El añejamiento submarino no es improvisado. Se inspira en pruebas con botellas encontradas cerca de naufragios ocurridos hace decenas o centenares de años. / Archivo Particular |
Crece el número de bodegas que adoptan la enología submarina. Y también aumenta el grupo de consumidores y críticos que sucumbe ante sus poderes.
Crece el número de bodegas que adoptan la enología submarina. Y también aumenta el grupo de consumidores y críticos que sucumbe ante sus poderes.
Además de producir botellas sencillamente únicas —tanto en la forma como en la esencia—, los bodegueros submarinos también incursionan en el enoturismo. Para vivirlo, hay que bucear y sumergirse a veinte metros o más de la superficie. En algunos casos, incluso, los sommeliers de tanque y careta dirigen originales e intrépidas degustaciones bajo el agua.
Una primera impresión revela caldos armoniosos y placenteros, pero, ante todo, misteriosos, que se rigen por sus propias reglas.
El añejamiento submarino no es improvisado.
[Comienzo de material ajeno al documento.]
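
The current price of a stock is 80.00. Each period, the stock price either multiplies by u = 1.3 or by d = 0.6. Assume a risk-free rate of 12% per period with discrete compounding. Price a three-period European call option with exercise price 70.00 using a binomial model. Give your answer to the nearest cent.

34.23

Risk-neutral probability p = (1 + 0.12 − 0.6)/(1.3 − 0.6) = 0.5200/0.7000 = 0.7429
Terminal stock prices: S_uuu = 175.8, S_uud = 81.12, S_udd = 37.44, S_ddd = 17.28
Terminal payoffs (S − K): max(105.8, 0) = 105.8, max(11.12, 0) = 11.12, max(-32.56, 0) = 0, max(-52.72, 0) = 0
Node uu (S = 135.2): V_uu = 1/1.12·[0.7429·105.7600 + 0.2571·11.1200] = 72.7000
Node ud (S = 62.4): V_ud = 1/1.12·[0.7429·11.1200 + 0.2571·0.0000] = 7.3755
Node dd (S = 28.8): V_dd = 1/1.12·[0.7429·0.0000 + 0.2571·0.0000] = 0.0000
Node u (S = 104): V_u = 1/1.12·[0.7429·72.7000 + 0.2571·7.3755] = 49.9127
Node d (S = 48): V_d = 1/1.12·[0.7429·7.3755 + 0.2571·0.0000] = 4.8919
Node 0 (S = 80): V_0 = 1/1.12·[0.7429·49.9127 + 0.2571·4.8919] = 34.2285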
Se inspira en pruebas con botellas encontradas cerca de naufragios ocurridos hace decenas o centenares de años. Sorprende que, al abrirlas, no han perdido cualidades olfativas ni gustativas.
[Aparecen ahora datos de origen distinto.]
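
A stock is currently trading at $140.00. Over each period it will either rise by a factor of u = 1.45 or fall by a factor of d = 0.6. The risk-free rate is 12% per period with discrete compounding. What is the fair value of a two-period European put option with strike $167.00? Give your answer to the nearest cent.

$31.13

Risk-neutral probability p = (1 + 0.12 − 0.6)/(1.45 − 0.6) = 0.5200/0.8500 = 0.6118
Terminal stock prices: S_uu = 294.4, S_ud = 121.8, S_dd = 50.4
Terminal payoffs (K − S): max(-127.4, 0) = 0, max(45.2, 0) = 45.2, max(116.6, 0) = 116.6
Node u (S = 203): V_u = 1/1.12·[0.6118·0.0000 + 0.3882·45.2000] = 15.6681
Node d (S = 84): V_d = 1/1.12·[0.6118·45.2000 + 0.3882·116.6000] = 65.1071
Node 0 (S = 140): V_0 = 1/1.12·[0.6118·15.6681 + 0.3882·65.1071] = 31.1268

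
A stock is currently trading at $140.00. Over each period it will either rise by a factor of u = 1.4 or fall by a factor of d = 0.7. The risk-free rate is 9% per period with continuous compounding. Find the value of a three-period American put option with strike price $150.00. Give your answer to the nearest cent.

Risk-neutral probability p = (e^0.09 − 0.7)/(1.4 − 0.7) = 0.3942/0.7000 = 0.5631
Terminal stock prices: S_uuu = 384.2, S_uud = 192.1, S_udd = 96.04, S_ddd = 48.02
Terminal payoffs (K − S): max(-234.2, 0) = 0, max(-42.08, 0) = 0, max(53.96, 0) = 53.96, max(102, 0) = 102
Node uu (S = 274.4): continuation = e^(−0.09)·[0.5631·0.0000 + 0.4369·0.0000] = 0.0000; exercise value = 0.0000 ≤ continuation, so V_uu = 0.0000
Node ud (S = 137.2): continuation = e^(−0.09)·[0.5631·0.0000 + 0.4369·53.9600] = 21.5457; exercise value = 12.8000 ≤ continuation, so V_ud = 21.5457
Node dd (S = 68.6): continuation = e^(−0.09)·[0.5631·53.9600 + 0.4369·101.9800] = 68.4897; exercise value = 81.4000 > continuation, so V_dd = 81.4000 (exercise)
Node u (S = 196): continuation = e^(−0.09)·[0.5631·0.0000 + 0.4369·21.5457] = 8.6030; exercise value = 0.0000 ≤ continuation, so V_u = 8.6030
Node d (S = 98): continuation = e^(−0.09)·[0.5631·21.5457 + 0.4369·81.4000] = 43.5906; exercise value = 52.0000 > continuation, so V_d = 52.0000 (exercise)
Node 0 (S = 140): continuation = e^(−0.09)·[0.5631·8.6030 + 0.4369·52.0000] = 25.1906; exercise value = 10.0000 ≤ continuation, so V_0 = 25.1906

$25.19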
Los factores que favorecen este tipo de crianza son cuatro: presión y temperatura constantes (alrededor de los 14 grados); salinidad, ausencia de luz y ruido, y el movimiento suave y constante del oleaje. Motivado por su deber de anteponer la objetividad al entusiasmo, el crítico Federico Oldenburg, colaborador del diario El Mundo, de España, agrega que “en la cata objetiva, los vinos que han reposado meses en el mar presentan una madurez precoz, pero no por eso menos armónica. El asunto de la salinidad, en cambio, es más bien una sugestión, porque las botellas que se adentran en las aguas —en jaulas bien protegidas— están selladas con lacre, ya que la filtración de agua salada resultaría completamente perniciosa. Por ello, muchas de las referencias submarinas emplean también tapones de cristal, más herméticos que los de corcho”.
La categoría de los enólogos devotos de esta corriente confirma su trascendencia y futuro. Uno de ellos es el talentoso Raúl Pérez, reconocido por poner patas arriba la vinicultura peninsular con sus geniales producciones.
Un declarado admirador de Pérez es Ferrán Centelles, del diario La Vanguardia, de Barcelona, quien define así su trabajo submarino: “Se podría decir que es el Witcher español, porque sus vinos son de otro mundo”.
El vino más radical de Pérez, según Oldenburg, es Garum Submarino, hecho en Cádiz, con la variedad local Tintilla de Rota. Tras madurarlo 16 meses en barricas de roble, lo introduce en ánforas de barro para su posterior crianza sobre el lecho marino, durante doce meses, a doce metros de profundidad. “La imagen de la vasija de barro plagada de lapas, restos de algas y moluscos se asemeja más a un hallazgo arqueológico que a un vino elaborado en pleno siglo XXI”, dice Oldenburg.
Otra famosa casa es Crusoe Treasure, de Cantabria. Según su experiencia, los vinos gruesos y potentes aguantan mejor el vaivén del mar que los jóvenes y ligeros.
La trilogía Sea Soul, Sea Passion y Sea Legend es una verdadera sinopsis enosubmarina.
Otros reconocidos productores del nuevo género son: Viña Maris, de Alicante; Vinos Tendal, de La Palma (Canarias); Edivovino, de Croacia; Gaia, de Grecia; Bisson, de Italia, y el vino espumoso de Pierluigi Lugano, de Liguria. El trabajo actual más audaz es el de Emmanuel Poirmeur, de Saint-Jean-de-Luz (Francia), quien ha ido un paso más allá, fermentando el vino bajo el agua durante más de un año. Sus caldos singulares y poco ortodoxos indican que este capítulo de la enología submarina apenas comienza.